In United States of America v. Andre Moody, No. 10-3924, Andre Moody was arrested in 2007 and convicted of possession of methamphetamine and given probation. At that time, a search of phone numbers in Moody’s phone included one in the memory as “G.” Nothing further was done with this information. Two years later, Moody was arrested and charged with conspiracy to distribute 500 grams or more of methamphetamine and distribution of five grams or more of methamphetamine. At this time, police were able to determine that the telephone number of “G” belonged to Gonzalo Gutierrez, who provided Moody with methamphetamine. Gutierrez was also arrested the same day as Moody and money found on Gutierrez matched the currency a confidential informant had delivered to Moody earlier that day for drugs.

Moody never sought to suppress the cell phone evidence prior to trial and didn’t object at trial to its admission, so the 7th Circuit reviewed the admission for plain error. Moody claimed the evidence was the fruit on an illegal search under the Fourth Amendment and that because the cell phone evidence was key to the government’s case that he was involved in a large methamphetamine distribution conspiracy, all evidence derived from that initial illegal search should be suppressed and his conviction overturned.

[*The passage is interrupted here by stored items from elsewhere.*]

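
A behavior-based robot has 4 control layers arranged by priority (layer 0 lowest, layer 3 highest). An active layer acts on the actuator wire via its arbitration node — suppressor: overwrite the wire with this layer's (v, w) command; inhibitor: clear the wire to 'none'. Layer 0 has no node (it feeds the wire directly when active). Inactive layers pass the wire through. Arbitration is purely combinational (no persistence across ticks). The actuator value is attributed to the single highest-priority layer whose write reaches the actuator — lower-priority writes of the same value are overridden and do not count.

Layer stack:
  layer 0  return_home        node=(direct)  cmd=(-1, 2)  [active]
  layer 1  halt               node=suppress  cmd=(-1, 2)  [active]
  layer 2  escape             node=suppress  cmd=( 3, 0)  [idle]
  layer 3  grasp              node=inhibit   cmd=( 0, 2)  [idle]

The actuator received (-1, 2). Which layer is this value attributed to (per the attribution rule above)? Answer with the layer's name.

[0] return_home on; wire := (-1, 2)
[1] halt on (suppress); wire := (-1, 2)
[2] escape off; pass (-1, 2)
[3] grasp off; pass (-1, 2)
output (-1, 2)
last writer: layer 1 = halt

halt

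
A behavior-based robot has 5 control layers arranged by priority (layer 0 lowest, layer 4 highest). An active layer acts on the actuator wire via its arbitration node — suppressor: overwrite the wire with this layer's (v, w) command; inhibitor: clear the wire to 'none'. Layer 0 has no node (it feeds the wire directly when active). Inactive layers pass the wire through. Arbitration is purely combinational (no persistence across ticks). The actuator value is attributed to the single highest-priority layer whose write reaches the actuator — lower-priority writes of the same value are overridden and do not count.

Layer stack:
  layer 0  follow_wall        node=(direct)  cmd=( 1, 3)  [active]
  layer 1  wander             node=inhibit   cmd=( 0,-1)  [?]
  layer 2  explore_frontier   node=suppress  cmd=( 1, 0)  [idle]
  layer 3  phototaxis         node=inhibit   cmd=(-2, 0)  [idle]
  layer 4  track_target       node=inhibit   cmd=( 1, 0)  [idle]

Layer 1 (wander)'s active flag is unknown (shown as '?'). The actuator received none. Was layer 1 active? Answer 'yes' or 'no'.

yes

If layer 1 is active=yes:
  actuator would be none
If layer 1 is active=no:
  actuator would be (1, 3)
Observed none, so layer 1 was active.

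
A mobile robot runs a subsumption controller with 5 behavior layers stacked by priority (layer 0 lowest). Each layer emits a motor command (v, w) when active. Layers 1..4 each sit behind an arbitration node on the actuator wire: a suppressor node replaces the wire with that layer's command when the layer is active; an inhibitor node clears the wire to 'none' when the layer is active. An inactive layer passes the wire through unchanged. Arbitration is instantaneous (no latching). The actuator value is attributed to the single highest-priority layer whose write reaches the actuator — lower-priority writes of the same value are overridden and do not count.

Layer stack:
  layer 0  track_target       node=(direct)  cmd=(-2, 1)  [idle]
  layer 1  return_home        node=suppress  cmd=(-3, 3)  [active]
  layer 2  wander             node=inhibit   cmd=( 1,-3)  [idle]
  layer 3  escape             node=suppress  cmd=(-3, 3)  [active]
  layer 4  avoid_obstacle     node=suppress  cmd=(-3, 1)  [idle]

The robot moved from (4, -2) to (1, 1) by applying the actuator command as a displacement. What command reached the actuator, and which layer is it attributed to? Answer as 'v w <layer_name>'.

-3 3 escape

displacement = (1, 1) − (4, -2) = (-3, 3)
layer 0 (track_target) idle — none
layer 1 (return_home) active — suppresses: (-3, 3)
layer 2 (wander) idle — unchanged: (-3, 3)
layer 3 (escape) active — suppresses: (-3, 3)
layer 4 (avoid_obstacle) idle — unchanged: (-3, 3)
→ actuator (-3, 3) — from layer 3 (escape)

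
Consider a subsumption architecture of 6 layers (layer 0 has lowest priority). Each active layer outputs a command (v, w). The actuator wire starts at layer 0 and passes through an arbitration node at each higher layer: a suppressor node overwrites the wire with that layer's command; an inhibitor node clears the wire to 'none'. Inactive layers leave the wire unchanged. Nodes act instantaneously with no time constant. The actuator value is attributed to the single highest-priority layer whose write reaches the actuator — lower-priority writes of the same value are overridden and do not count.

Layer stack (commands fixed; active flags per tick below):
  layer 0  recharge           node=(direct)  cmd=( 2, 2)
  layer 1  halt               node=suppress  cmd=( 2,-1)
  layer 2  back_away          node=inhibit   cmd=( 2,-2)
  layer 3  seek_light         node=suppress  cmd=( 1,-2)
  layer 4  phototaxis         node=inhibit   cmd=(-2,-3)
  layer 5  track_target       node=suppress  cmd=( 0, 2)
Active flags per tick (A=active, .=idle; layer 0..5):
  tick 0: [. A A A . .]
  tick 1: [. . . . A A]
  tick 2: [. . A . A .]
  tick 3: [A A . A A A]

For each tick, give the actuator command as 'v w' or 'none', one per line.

1 -2
0 2
none
0 2

tick 0:
  [0] recharge off; wire := none
  [1] halt on (suppress); wire := (2, -1)
  [2] back_away on (inhibit); wire := none
  [3] seek_light on (suppress); wire := (1, -2)
  [4] phototaxis off; pass (1, -2)
  [5] track_target off; pass (1, -2)
  output (1, -2)
tick 1:
  [0] recharge off; wire := none
  [1] halt off; pass none
  [2] back_away off; pass none
  [3] seek_light off; pass none
  [4] phototaxis on (inhibit); wire := none
  [5] track_target on (suppress); wire := (0, 2)
  output (0, 2)
tick 2:
  [0] recharge off; wire := none
  [1] halt off; pass none
  [2] back_away on (inhibit); wire := none
  [3] seek_light off; pass none
  [4] phototaxis on (inhibit); wire := none
  [5] track_target off; pass none
  output none
tick 3:
  [0] recharge on; wire := (2, 2)
  [1] halt on (suppress); wire := (2, -1)
  [2] back_away off; pass (2, -1)
  [3] seek_light on (suppress); wire := (1, -2)
  [4] phototaxis on (inhibit); wire := none
  [5] track_target on (suppress); wire := (0, 2)
  output (0, 2)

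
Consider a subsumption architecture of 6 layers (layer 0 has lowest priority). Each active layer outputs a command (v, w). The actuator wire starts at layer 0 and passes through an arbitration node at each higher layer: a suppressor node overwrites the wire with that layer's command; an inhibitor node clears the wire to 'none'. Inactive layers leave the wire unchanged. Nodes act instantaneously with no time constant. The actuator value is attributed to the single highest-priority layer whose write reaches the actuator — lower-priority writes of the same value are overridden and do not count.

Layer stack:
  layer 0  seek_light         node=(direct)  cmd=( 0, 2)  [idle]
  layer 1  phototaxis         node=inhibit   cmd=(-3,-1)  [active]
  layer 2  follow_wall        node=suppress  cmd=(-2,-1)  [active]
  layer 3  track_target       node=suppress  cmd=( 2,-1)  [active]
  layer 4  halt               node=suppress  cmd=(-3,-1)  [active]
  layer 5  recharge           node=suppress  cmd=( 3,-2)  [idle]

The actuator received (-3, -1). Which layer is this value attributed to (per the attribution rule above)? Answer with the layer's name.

halt

layer 0 (seek_light) idle — none
layer 1 (phototaxis) active — inhibits: none
layer 2 (follow_wall) active — suppresses: (-2, -1)
layer 3 (track_target) active — suppresses: (2, -1)
layer 4 (halt) active — suppresses: (-3, -1)
layer 5 (recharge) idle — unchanged: (-3, -1)
→ actuator (-3, -1)
last writer: layer 4 = halt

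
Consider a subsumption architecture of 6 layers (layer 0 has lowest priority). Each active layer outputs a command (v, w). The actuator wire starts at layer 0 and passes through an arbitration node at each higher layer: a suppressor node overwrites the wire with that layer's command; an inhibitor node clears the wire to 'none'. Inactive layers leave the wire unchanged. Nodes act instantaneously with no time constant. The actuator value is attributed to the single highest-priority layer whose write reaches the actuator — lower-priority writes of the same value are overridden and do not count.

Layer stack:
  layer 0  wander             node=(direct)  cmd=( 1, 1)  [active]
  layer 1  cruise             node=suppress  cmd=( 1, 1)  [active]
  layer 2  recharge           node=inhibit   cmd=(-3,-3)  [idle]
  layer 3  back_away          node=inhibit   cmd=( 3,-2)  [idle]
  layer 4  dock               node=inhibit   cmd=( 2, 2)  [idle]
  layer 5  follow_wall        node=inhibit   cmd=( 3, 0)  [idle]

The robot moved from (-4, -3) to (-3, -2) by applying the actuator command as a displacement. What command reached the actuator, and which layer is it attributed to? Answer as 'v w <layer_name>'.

displacement = (-3, -2) − (-4, -3) = (1, 1)
layer 0 (wander) active — direct: (1, 1)
layer 1 (cruise) active — suppresses: (1, 1)
layer 2 (recharge) idle — unchanged: (1, 1)
layer 3 (back_away) idle — unchanged: (1, 1)
layer 4 (dock) idle — unchanged: (1, 1)
layer 5 (follow_wall) idle — unchanged: (1, 1)
→ actuator (1, 1) — from layer 1 (cruise)

1 1 cruise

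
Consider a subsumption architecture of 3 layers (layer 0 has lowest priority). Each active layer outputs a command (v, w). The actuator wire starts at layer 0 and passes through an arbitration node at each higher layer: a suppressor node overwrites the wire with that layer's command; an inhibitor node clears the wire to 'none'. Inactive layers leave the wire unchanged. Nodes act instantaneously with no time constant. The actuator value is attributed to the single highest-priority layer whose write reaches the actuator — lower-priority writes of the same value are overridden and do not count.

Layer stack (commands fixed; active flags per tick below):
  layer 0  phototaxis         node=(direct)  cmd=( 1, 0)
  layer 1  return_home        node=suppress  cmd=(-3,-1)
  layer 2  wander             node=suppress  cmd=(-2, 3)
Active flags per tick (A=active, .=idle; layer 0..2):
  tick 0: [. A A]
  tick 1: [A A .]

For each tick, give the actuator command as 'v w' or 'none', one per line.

-2 3
-3 -1

tick 0:
  L0 phototaxis: idle → wire = none
  L1 return_home: active, suppressor → wire = (-3, -1)
  L2 wander: active, suppressor → wire = (-2, 3)
  actuator = (-2, 3)
tick 1:
  L0 phototaxis: active, feeds wire = (1, 0)
  L1 return_home: active, suppressor → wire = (-3, -1)
  L2 wander: idle → wire stays (-3, -1)
  actuator = (-3, -1)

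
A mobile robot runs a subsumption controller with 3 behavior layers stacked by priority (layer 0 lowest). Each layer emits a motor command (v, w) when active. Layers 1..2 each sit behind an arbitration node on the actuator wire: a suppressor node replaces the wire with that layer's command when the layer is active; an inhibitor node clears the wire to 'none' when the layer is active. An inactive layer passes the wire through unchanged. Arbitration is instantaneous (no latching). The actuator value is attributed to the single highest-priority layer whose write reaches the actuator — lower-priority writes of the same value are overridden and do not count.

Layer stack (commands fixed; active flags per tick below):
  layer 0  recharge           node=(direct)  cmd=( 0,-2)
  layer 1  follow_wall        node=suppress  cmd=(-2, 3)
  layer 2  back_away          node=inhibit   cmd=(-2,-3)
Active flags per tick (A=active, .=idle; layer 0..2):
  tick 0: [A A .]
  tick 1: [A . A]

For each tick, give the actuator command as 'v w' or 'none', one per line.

-2 3
none

tick 0:
  L0 recharge: active, feeds wire = (0, -2)
  L1 follow_wall: active, suppressor → wire = (-2, 3)
  L2 back_away: idle → wire stays (-2, 3)
  actuator = (-2, 3)
tick 1:
  L0 recharge: active, feeds wire = (0, -2)
  L1 follow_wall: idle → wire stays (0, -2)
  L2 back_away: active, inhibitor → wire = none
  actuator = none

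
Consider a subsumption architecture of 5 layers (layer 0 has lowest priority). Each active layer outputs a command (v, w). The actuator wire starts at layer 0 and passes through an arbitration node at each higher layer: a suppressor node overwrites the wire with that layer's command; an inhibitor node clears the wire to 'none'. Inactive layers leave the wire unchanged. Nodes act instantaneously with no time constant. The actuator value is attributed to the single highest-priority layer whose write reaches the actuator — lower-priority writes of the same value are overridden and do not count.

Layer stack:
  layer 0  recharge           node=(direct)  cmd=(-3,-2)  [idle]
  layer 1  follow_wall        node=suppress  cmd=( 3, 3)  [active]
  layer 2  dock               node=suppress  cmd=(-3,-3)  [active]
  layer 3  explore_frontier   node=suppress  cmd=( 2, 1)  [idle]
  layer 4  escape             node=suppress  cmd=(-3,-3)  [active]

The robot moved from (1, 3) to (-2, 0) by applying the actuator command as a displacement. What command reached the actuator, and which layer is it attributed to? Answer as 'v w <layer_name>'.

displacement = (-2, 0) − (1, 3) = (-3, -3)
layer 0 (recharge) idle — none
layer 1 (follow_wall) active — suppresses: (3, 3)
layer 2 (dock) active — suppresses: (-3, -3)
layer 3 (explore_frontier) idle — unchanged: (-3, -3)
layer 4 (escape) active — suppresses: (-3, -3)
→ actuator (-3, -3) — from layer 4 (escape)

-3 -3 escape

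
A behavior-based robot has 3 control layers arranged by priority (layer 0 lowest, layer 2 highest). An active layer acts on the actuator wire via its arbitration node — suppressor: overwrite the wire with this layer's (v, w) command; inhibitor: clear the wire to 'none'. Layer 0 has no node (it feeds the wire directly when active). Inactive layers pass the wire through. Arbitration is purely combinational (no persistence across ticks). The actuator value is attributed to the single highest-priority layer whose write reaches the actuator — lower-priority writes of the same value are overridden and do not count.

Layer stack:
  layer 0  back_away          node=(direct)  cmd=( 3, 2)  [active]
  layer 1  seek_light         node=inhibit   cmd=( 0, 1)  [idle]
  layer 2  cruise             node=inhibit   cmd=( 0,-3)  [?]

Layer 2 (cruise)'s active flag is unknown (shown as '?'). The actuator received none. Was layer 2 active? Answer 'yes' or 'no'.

If layer 2 is active=yes:
  actuator would be none
If layer 2 is active=no:
  actuator would be (3, 2)
Observed none, so layer 2 was active.

yes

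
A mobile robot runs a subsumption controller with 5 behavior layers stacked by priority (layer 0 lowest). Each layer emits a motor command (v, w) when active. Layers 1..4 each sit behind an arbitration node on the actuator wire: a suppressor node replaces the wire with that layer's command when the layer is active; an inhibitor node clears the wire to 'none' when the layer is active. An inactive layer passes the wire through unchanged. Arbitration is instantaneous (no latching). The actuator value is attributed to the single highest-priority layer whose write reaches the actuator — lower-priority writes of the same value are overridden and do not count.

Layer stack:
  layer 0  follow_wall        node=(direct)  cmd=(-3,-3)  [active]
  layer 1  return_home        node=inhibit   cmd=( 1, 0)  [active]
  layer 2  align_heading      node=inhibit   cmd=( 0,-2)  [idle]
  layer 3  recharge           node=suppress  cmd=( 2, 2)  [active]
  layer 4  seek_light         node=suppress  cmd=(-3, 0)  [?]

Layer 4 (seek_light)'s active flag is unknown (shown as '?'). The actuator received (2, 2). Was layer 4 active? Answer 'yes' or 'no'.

no

If layer 4 is active=yes:
  actuator would be (-3, 0)
If layer 4 is active=no:
  actuator would be (2, 2)
Observed (2, 2), so layer 4 was idle.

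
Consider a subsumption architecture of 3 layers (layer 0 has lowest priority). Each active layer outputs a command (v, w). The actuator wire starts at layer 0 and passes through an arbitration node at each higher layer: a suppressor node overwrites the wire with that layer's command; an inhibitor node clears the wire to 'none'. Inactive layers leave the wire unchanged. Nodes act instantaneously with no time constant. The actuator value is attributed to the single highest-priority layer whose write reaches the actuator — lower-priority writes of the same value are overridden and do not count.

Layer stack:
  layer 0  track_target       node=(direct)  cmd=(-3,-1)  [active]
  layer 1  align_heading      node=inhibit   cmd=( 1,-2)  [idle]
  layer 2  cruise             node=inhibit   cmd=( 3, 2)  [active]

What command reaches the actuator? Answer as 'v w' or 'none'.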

“We decline to consider the legality of Detective Rogers’s search of Moody’s cell phone because … even if we were to question the legality of the search, the evidence recovered in the initial search was ignored until later discovered by an independent source — the subpoenaed cell phone records — over two years after the initial search, thus freeing it from any taint that would require its exclusion at trial,” wrote Judge Daniel Manion.